JAKARTA (possore.id) — Sektor pertanian di Indonesia menghadapi sejumlah masalah dan tantangan. Mulai dari dominasi tenaga kerja tua, masih minim menggunakan teknologi, dan penyusutan lahan pertanian.
Belum lagi masalah kerusakan lingkungan dan perubahan iklim, masih minimnya akses petani terhadap permodalan, hingga masalah keterpaduan antarsektor atau koordinasi serta sinergi antarsektor.
Demikian persoalan yang mengemuka dari FGD Ranah Tata Sehatera bertema “Pembangunan Sektor Pertanian Indonesia”, Jumat 13 September 2024, yang diadakan Aliansi Kebangsaan.
FGD yang dimoderatori Dr. Retno Sri Endah Lestari, itu menghadirkan narasumber Dubes RI di Ethiopia Al Busyra Basnur, Pakar Pangan IPB University Prof. Dr. Slamet Budiyanto, Founder Perkumpulan Agripreneur Ganesha Ir. Agung Hartanto, dan Deputi Bidang Penganekaragaman Konsumsi dan Keamanan Pangan Dr. Andriko Noto.
Dalam pengantarnya, Ketua Aliansi Kebangsaan Pontjo Sutowo menyampaikan untuk mengatasi sejumlah permasalahan itu, makan perlu penerapan sains dan teknologi yang paling produktif tetapi ramah lingkungan.
Menurutnya, penerapan sains dan teknologi pertanian modern telah memungkinkan petani untuk meningkatkan efisiensi produksi, mengurangi beban kerja manual, dan meningkatkan produktivitas secara keseluruhan.
Diperlukannya penerapan sains dan teknologi pertanian modern juga untuk mengatasi konflik yang terjadi di dunia. Sekitar 70 % konflik yang terjadi bersumber dari isu energi dan pangan.
“Karena itu, ketahanan pangan sudah seharusnya menjadi kepentingan nasional utama yang harus terus diperjuangkan,” tandasnya.
Berdasarkan penilaian Global Food Security Index (GFSI) dari The Economist Intelligence Unit (EIU) yang dipublikasikan pada Desember 2022, ketahanan pangan
Indonesia dengan skor 60,2 berada di posisi 63 dari 113 negara.

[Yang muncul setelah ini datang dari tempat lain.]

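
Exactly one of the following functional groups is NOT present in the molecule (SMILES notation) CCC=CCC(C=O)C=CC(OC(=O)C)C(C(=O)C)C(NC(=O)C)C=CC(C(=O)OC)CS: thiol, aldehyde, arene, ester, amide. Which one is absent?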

Ketersediaan pangan Indonesia juga dinilai kurang baik dengan skor 50,9. Keadaan ini tentu masih memprihatinkan.
Konsep swasembada pangan dipandang sebagai salah satu cara efektif dalam mencapai ketahanan pangan suatu negara, sehingga negara tersebut memiliki kontrol yang besar terhadap pasokan pangannya dan tidak tergantung pada pasar internasional.
Dengan potensi sektor pertanian yang besar, Indonesia berpeluang untuk
“swasembada” pangan. Sayangnya, potensi besar ini belum diberdayakan secara
optimal.
Pontjo mengungkapkan, pembangunan sektor pertanian Indonesia hingga saat ini masih belum dapat menunjukkan hasil yang maksimal.
Hasil Sensus Pertanian 2023 Badan Pusat Statistik (BPS) juga menunjukkan kondisi pertanian di Indonesia tidak banyak berubah selama 10 tahun terakhir.
Pemerintah memang berkomitmen untuk terus mendukung dan mendorong
pengembangan sektor pertanian yang lebih inovatif dan adaptif terhadap kemajuan
teknologi serta ramah lingkungan dengan tetap mengedepankan nilai-nilai kearifan
lokal bangsa Indonesia.
Meskipun ada komitmen pemerintah untuk penerapan teknologi pertanian, namun mekanisasi dan adopsi teknologi masih cukup rendah, dengan 87,59% rumah tangga petani masih memilih untuk menggunakan metode konvensional dalam bertani.
Belajar dari pengalaman negara-negara lain seperti yang terjadi di Thailand dan Ethiopia, terbukti pemanfaatan sains dan teknologi dapat mendorong pembangunan sektor pertanian dan peningkatan ketahanan pangan sebuah negara.
Pengembangan dan penerapan teknologi dalam meningkatkan produktivitas komoditas pangan menjadi salah satu alasan mengapa Ethiopia bisa berkembang
menjadi negara adidaya di bidang pertanian dan ketahanan pangan.